= Drue Cressener =

Drue Cressener (c. 1642 – 1718) was an English clergyman and theological writer, known as an interpreter of the Apocalypse.

==Life==
He was a native of Bury St. Edmunds, Suffolk. He was educated at Christ's College, Cambridge where he matriculated as a sizar in 1658 aged 16; and at Pembroke College, Cambridge to which he migrated in 1661. He graduated B.A. 1661, M.A. 1685, B.D. 1703, D.D. 1708. He was elected a fellow of Pembroke on 29 August 1662.
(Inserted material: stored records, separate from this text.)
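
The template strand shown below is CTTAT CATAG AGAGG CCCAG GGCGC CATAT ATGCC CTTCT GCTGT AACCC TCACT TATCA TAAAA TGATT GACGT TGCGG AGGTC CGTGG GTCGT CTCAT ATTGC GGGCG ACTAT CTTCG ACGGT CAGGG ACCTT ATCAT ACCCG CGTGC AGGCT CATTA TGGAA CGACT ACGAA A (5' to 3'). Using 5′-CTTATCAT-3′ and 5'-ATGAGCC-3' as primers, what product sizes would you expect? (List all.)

158 bp, 105 bp, 26 bp

The forward primer CTTATCAT matches the top strand at positions 1–8, 54–61, 133–140.
The reverse primer's reverse complement is GGCTCAT, matching at positions 152–158.
Each forward site pairs with the reverse site to give a product ending at position 158: sizes 158, 105, 26 bp.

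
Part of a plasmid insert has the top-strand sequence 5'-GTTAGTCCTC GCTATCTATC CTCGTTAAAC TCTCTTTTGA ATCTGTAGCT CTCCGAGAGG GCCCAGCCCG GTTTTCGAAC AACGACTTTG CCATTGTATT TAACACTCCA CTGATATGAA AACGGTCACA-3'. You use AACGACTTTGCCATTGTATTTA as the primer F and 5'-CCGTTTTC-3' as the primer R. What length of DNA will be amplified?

45 bp

Scanning the template, AACGACTTTGCCATTGTATTTA occurs at positions 81–102; this primer anneals to the bottom strand there with its 3' end pointing downstream.
The reverse primer's reverse complement is GAAAACGG, which matches the template at positions 118–125.
Amplicon spans positions 81–125: 45 bp.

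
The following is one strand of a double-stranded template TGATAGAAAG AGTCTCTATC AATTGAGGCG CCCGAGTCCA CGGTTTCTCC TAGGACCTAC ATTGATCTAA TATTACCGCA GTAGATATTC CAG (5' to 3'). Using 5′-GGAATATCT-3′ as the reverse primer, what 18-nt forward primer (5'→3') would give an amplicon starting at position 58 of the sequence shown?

The reverse primer's reverse complement AGATATTCC matches the template at positions 83–91; the product starts at position 58.
The forward primer is identical to the top strand over positions 58–75: TACATTGATCTAATATTA.

5'-TACATTGATCTAATATTA-3'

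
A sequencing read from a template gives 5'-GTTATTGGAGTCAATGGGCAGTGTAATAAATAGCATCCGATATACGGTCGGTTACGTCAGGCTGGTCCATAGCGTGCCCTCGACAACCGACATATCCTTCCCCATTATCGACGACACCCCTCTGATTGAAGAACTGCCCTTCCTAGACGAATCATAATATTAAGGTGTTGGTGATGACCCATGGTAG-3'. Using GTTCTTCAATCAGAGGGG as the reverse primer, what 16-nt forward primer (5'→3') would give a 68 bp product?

5'-CCATAGCGTGCCCTCG-3'

The reverse primer's reverse complement CCCCTCTGATTGAAGAAC matches the template at positions 117–134, so the product ends at position 134.
A 68 bp product then starts at position 134 − 68 + 1 = 67.
The forward primer is identical to the top strand there: CCATAGCGTGCCCTCG.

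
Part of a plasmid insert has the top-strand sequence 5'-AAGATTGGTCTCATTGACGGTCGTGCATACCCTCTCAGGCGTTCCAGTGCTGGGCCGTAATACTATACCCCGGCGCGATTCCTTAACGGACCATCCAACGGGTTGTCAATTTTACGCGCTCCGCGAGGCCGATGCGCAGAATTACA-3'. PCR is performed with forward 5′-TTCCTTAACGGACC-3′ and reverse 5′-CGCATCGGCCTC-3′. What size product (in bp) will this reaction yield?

58 bp

Forward primer TTCCTTAACGGACC is found on the top strand at positions 79–92.
Reverse complement of the reverse primer: GAGGCCGATGCG. This occurs on the top strand at positions 125–136.
Product length = (reverse-primer end) − (forward-primer start) + 1 = 136 − 79 + 1 = 58 bp.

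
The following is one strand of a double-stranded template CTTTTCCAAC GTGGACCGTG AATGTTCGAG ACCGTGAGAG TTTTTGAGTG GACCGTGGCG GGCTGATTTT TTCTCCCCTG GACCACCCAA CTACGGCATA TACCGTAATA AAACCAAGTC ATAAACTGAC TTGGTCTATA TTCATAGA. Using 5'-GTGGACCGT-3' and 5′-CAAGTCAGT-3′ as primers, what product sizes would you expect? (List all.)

The forward primer GTGGACCGT matches the top strand at positions 11–19, 48–56.
The reverse primer's reverse complement is ACTGACTTG, matching at positions 125–133.
Each forward site pairs with the reverse site to give a product ending at position 133: sizes 123, 86 bp.

123 bp, 86 bp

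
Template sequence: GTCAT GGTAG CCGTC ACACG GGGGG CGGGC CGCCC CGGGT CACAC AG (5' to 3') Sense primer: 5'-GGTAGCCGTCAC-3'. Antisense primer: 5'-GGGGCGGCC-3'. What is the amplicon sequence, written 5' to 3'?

5'-GGTAGCCGTCACACGGGGGGCGGGCCGCCCC-3'

Scanning the template, GGTAGCCGTCAC occurs at positions 6–17; this primer anneals to the bottom strand there with its 3' end pointing downstream.
The reverse primer's reverse complement is GGCCGCCCC, which matches the template at positions 28–36.
The product is the template from position 6 through 36 (31 bp).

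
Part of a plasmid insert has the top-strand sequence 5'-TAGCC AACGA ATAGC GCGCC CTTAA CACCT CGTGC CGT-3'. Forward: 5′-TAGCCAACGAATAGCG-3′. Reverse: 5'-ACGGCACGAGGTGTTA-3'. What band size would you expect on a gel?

38 bp

Scanning the template, TAGCCAACGAATAGCG occurs at positions 1–16; this primer anneals to the bottom strand there with its 3' end pointing downstream.
The reverse primer's reverse complement is TAACACCTCGTGCCGT, which matches the template at positions 23–38.
The product runs from position 1 to position 38, so its length is 38 − 1 + 1 = 38 bp.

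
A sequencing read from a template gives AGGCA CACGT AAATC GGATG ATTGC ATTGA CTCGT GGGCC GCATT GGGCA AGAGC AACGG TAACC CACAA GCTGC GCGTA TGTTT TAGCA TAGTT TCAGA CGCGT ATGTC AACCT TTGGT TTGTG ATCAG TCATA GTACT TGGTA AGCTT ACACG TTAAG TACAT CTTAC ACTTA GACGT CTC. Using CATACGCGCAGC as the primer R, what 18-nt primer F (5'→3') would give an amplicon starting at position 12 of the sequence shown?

5'-AATCGGATGATTGCATTG-3'

The reverse primer's reverse complement GCTGCGCGTATG matches the template at positions 71–82; the product starts at position 12.
The forward primer is identical to the top strand over positions 12–29: AATCGGATGATTGCATTG.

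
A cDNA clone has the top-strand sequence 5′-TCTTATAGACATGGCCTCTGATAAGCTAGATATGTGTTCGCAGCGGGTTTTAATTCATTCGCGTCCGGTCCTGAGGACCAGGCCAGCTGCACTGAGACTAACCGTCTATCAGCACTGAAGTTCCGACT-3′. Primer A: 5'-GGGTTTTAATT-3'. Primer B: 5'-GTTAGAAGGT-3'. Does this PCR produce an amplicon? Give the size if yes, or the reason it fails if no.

No product — primer B has no binding site in the template.

Primer B (GTTAGAAGGT) does not match the top strand, and its reverse complement ACCTTCTAAC does not match either.
With no annealing site for primer B, no amplification occurs.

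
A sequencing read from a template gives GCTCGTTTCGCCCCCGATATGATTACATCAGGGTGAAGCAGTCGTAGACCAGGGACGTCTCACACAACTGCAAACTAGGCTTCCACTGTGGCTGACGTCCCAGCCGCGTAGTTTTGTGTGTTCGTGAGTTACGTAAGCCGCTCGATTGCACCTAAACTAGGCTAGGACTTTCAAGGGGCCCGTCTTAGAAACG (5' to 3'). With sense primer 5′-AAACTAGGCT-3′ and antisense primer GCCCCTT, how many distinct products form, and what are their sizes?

The forward primer AAACTAGGCT matches the top strand at positions 72–81, 154–163.
The reverse primer's reverse complement is AAGGGGC, matching at positions 173–179.
Each forward site pairs with the reverse site to give a product ending at position 179: sizes 108, 26 bp.

Two products: 108 bp, 26 bp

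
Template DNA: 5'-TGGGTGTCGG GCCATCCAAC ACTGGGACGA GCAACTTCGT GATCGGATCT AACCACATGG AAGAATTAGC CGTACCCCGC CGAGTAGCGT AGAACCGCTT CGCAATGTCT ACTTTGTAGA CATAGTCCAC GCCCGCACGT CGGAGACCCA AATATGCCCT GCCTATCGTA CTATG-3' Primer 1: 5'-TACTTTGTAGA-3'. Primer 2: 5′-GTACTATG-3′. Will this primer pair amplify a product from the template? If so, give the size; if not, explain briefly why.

Primer 1 (TACTTTGTAGA) matches the top strand at positions 110–120 (3' end points downstream).
Primer 2 (GTACTATG) also matches the top strand directly, at positions 168–175 — its reverse complement CATAGTAC is not present.
Both primers anneal to the bottom strand with 3' ends pointing the same way, so neither can prime synthesis back toward the other.

No product — both primers anneal to the same strand and extend in the same direction.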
He became treasurer of Framlingham, Suffolk, and vicar of Waresley, Huntingdonshire in 1677, and junior proctor of the University of Cambridge in 1678. On 14 January 1678 he was presented to the vicarage of Soham, Cambridgeshire, and on 12 December 1700 he was collated to a prebend in Ely Cathedral. He died at Soham on 20 February 1718.

==Works==
His works are:

- 'The Judgements of God upon the Roman Catholick Church; in a prospect of several approaching revolutions, in explication of the Trumpets and Vials in the Apocalypse, upon principles generally acknowledged by Protestant interpreters,' London, 1689.
- 'A Demonstration of the first Principles of Protestant applications of the Apocalypse. Together with the consent of the Ancients concerning the fourth beast of the 7th of Daniel, and the beast in the Revelations,' London, 1690.